How much can I afford to spend in retirement and still be “OK”?
Since I hear these questions on a weekly basis, it’s easy to assume that everyone wants to retire. However, that is far from the truth. Transamerica’s annual Retirement Survey of Workers shows that only 30% of workers are “very much” looking forward to retirement while 42% are “somewhat” looking forward to it. That means 28% aren’t looking forward to retirement at all! Some people have been waiting for retirement since their first day on the job; they can’t wait to hang up the cleats! Other people can’t imagine life without their work because that is where they find their purpose. So I will challenge you to ask yourself: deep down, do you have the will to retire?

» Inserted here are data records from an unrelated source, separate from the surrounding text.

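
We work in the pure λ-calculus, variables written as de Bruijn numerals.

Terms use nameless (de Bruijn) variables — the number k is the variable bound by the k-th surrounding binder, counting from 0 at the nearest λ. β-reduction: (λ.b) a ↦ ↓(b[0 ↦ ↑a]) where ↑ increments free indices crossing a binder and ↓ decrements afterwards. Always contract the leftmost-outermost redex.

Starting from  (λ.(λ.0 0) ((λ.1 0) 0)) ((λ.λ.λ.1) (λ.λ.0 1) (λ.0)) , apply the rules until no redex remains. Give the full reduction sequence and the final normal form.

  start: (λ.(λ.0 0) ((λ.1 0) 0)) ((λ.λ.λ.1) (λ.λ.0 1) (λ.0))
  [1] (λ.0 0) ((λ.(λ.λ.λ.1) (λ.λ.0 1) (λ.0) 0) ((λ.λ.λ.1) (λ.λ.0 1) (λ.0)))
  [2] (λ.(λ.λ.λ.1) (λ.λ.0 1) (λ.0) 0) ((λ.λ.λ.1) (λ.λ.0 1) (λ.0)) ((λ.(λ.λ.λ.1) (λ.λ.0 1) (λ.0) 0) ((λ.λ.λ.1) (λ.λ.0 1) (λ.0)))
  [3] (λ.λ.λ.1) (λ.λ.0 1) (λ.0) ((λ.λ.λ.1) (λ.λ.0 1) (λ.0)) ((λ.(λ.λ.λ.1) (λ.λ.0 1) (λ.0) 0) ((λ.λ.λ.1) (λ.λ.0 1) (λ.0)))
  [4] (λ.λ.1) (λ.0) ((λ.λ.λ.1) (λ.λ.0 1) (λ.0)) ((λ.(λ.λ.λ.1) (λ.λ.0 1) (λ.0) 0) ((λ.λ.λ.1) (λ.λ.0 1) (λ.0)))
  [5] (λ.λ.0) ((λ.λ.λ.1) (λ.λ.0 1) (λ.0)) ((λ.(λ.λ.λ.1) (λ.λ.0 1) (λ.0) 0) ((λ.λ.λ.1) (λ.λ.0 1) (λ.0)))
  [6] (λ.0) ((λ.(λ.λ.λ.1) (λ.λ.0 1) (λ.0) 0) ((λ.λ.λ.1) (λ.λ.0 1) (λ.0)))
  [7] (λ.(λ.λ.λ.1) (λ.λ.0 1) (λ.0) 0) ((λ.λ.λ.1) (λ.λ.0 1) (λ.0))
  [8] (λ.λ.λ.1) (λ.λ.0 1) (λ.0) ((λ.λ.λ.1) (λ.λ.0 1) (λ.0))
  [9] (λ.λ.1) (λ.0) ((λ.λ.λ.1) (λ.λ.0 1) (λ.0))
  [10] (λ.λ.0) ((λ.λ.λ.1) (λ.λ.0 1) (λ.0))
  [11] λ.0

Answer: normal form = λ.0  (in 11 steps)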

I’ve had discussions with many clients about what their retirement looks like. Some of these clients are very much on track for their (financial) retirement goals, but cannot answer the following question: what are you planning on doing once you’re done working?. This part of planning needs to be seriously considered. As we know, things don’t always go according to plan….but that doesn’t mean planning serves no purpose! That being said, in addition to having a retirement income plan, you should also have a general plan for how you want to spend your time. You may have passions in your life that have been on the backburner during your career that will be rekindled. You may want to serve others by giving your time and energy to a cause that you believe in. You might even pick up a new hobby post-retirement. We see a fair amount of clients pick up a part-time job where they love showing up, and the “work” keeps their mind sharp. This is a classic case of why we refer to retirement as your “work-optional lifestyle”.

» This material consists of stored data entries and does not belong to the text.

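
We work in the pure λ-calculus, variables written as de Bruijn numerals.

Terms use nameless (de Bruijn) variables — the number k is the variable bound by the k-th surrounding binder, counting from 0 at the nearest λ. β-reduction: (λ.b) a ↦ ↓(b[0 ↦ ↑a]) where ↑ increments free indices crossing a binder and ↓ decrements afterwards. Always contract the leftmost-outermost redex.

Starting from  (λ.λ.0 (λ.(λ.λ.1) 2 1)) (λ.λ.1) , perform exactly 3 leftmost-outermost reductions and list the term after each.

  start: (λ.λ.0 (λ.(λ.λ.1) 2 1)) (λ.λ.1)
  →1  λ.0 (λ.(λ.λ.1) (λ.λ.1) 1)
  →2  λ.0 (λ.(λ.λ.λ.1) 1)
  →3  λ.0 (λ.λ.λ.1)

Answer: after 3 steps: λ.0 (λ.λ.λ.1)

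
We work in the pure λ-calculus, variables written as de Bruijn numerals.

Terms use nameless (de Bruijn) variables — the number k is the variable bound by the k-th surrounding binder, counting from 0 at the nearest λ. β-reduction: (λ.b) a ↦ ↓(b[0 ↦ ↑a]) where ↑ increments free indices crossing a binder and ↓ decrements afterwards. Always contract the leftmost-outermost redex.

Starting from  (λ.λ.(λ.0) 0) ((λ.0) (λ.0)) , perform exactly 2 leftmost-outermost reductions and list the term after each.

Answer: after 2 steps: λ.0

Reduction:
  start: (λ.λ.(λ.0) 0) ((λ.0) (λ.0))
  →1  λ.(λ.0) 0
  →2  λ.0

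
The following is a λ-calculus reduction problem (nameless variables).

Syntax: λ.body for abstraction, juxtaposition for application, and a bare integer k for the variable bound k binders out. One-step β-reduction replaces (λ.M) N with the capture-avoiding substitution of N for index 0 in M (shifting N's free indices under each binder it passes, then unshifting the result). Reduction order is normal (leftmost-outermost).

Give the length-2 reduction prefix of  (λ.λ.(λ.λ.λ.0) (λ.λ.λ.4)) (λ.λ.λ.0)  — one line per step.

  start: (λ.λ.(λ.λ.λ.0) (λ.λ.λ.4)) (λ.λ.λ.0)
  [1] λ.(λ.λ.λ.0) (λ.λ.λ.λ.λ.λ.0)
  [2] λ.λ.λ.0

Answer: after 2 steps: λ.λ.λ.0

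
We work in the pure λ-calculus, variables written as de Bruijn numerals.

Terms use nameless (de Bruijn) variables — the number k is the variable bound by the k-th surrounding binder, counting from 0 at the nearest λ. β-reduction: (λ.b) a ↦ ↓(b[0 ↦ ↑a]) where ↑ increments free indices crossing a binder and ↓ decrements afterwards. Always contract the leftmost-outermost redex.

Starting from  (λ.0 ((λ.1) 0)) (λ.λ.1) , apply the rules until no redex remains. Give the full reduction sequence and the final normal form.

Answer: normal form = λ.λ.λ.1  (in 3 steps)

Reduction:
  start: (λ.0 ((λ.1) 0)) (λ.λ.1)
  step 1: (λ.λ.1) ((λ.λ.λ.1) (λ.λ.1))
  step 2: λ.(λ.λ.λ.1) (λ.λ.1)
  step 3: λ.λ.λ.1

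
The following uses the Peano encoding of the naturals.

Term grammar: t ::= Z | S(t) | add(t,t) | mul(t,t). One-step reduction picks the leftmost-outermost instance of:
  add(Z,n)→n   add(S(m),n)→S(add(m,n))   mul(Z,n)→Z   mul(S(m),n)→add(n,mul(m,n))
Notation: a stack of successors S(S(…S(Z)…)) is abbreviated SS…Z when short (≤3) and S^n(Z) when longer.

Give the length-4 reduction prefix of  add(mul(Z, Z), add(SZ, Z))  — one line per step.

  start: add(mul(Z, Z), add(SZ, Z))
  step 1: add(Z, add(SZ, Z))
  step 2: add(SZ, Z)
  step 3: S(add(Z, Z))
  step 4: SZ

Answer: after 4 steps: SZ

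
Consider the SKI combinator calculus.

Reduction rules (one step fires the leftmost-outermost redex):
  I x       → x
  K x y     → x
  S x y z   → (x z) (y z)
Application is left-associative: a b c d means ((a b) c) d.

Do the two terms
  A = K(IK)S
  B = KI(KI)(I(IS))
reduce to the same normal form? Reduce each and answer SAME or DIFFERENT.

Answer: DIFFERENT — A ⇓ K, B ⇓ S

Reduction:
Term A:
  start: K(IK)S
  [1] IK
  [2] K

Term B:
  start: KI(KI)(I(IS))
  [1] I(I(IS))
  [2] I(IS)
  [3] IS
  [4] S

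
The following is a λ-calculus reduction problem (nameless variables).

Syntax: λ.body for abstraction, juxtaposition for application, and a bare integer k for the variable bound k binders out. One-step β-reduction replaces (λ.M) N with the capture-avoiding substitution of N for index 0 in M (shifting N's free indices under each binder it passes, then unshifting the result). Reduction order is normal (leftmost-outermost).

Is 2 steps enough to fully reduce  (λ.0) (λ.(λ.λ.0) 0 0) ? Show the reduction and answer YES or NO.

  start: (λ.0) (λ.(λ.λ.0) 0 0)
  [1] λ.(λ.λ.0) 0 0
  [2] λ.(λ.0) 0

Answer: NO — after 2 steps the term is λ.(λ.0) 0, not yet normal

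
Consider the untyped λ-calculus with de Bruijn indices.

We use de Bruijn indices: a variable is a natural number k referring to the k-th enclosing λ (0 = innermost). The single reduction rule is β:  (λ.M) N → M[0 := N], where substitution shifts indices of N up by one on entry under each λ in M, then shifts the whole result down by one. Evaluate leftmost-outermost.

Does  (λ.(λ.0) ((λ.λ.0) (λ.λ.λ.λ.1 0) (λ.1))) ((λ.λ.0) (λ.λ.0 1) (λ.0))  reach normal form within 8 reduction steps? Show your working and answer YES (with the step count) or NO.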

As I’ve recently entered my fourth decade on this planet, I’ve done some self-reflecting and have wondered the same thing: do I want to retire? For me, retirement is still a few decades away at this point. There are times where I envision my work-optional lifestyle: waking up early, grabbing a cup of coffee, and getting a round of golf in before heading to work in the afternoon. There are other times that I see myself still helping clients with their financial planning into my 70s. After all, I really love what I do!

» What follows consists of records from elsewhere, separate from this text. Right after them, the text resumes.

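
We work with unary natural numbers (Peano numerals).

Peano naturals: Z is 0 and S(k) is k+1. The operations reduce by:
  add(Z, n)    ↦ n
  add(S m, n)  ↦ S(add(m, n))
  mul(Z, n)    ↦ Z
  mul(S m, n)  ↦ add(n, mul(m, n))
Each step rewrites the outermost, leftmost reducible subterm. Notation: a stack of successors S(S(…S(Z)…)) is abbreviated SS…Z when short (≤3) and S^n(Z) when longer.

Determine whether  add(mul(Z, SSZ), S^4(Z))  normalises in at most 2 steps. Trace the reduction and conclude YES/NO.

Answer: YES — reaches normal form S^4(Z) in 2 ≤ 2 steps

Derivation:
  start: add(mul(Z, SSZ), S^4(Z))
  →1  add(Z, S^4(Z))
  →2  S^4(Z)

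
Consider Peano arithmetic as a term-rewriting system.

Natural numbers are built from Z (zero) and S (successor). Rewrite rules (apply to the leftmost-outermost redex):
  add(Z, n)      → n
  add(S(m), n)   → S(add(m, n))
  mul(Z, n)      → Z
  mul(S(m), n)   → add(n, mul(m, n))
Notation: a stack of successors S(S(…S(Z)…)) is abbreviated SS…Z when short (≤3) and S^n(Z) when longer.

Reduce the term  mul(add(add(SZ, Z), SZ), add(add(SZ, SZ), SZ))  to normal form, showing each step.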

If you have a defined retirement goal, I would encourage you to ask the question, “why?”. For example, why do you want to retire by age 65? Why do you need to have $10,000/month in retirement income? Hopefully by digging deep in your answers to these questions, you’ll realize the purpose of the retirement goals you made in the first place.
Note: I read an article, “The End of Retirement” by John D. Stoll, that inspired me to write this blog post. I’ve also had clients recently ask me about my long-term goals and my own retirement plan so it seemed like the perfect blog topic!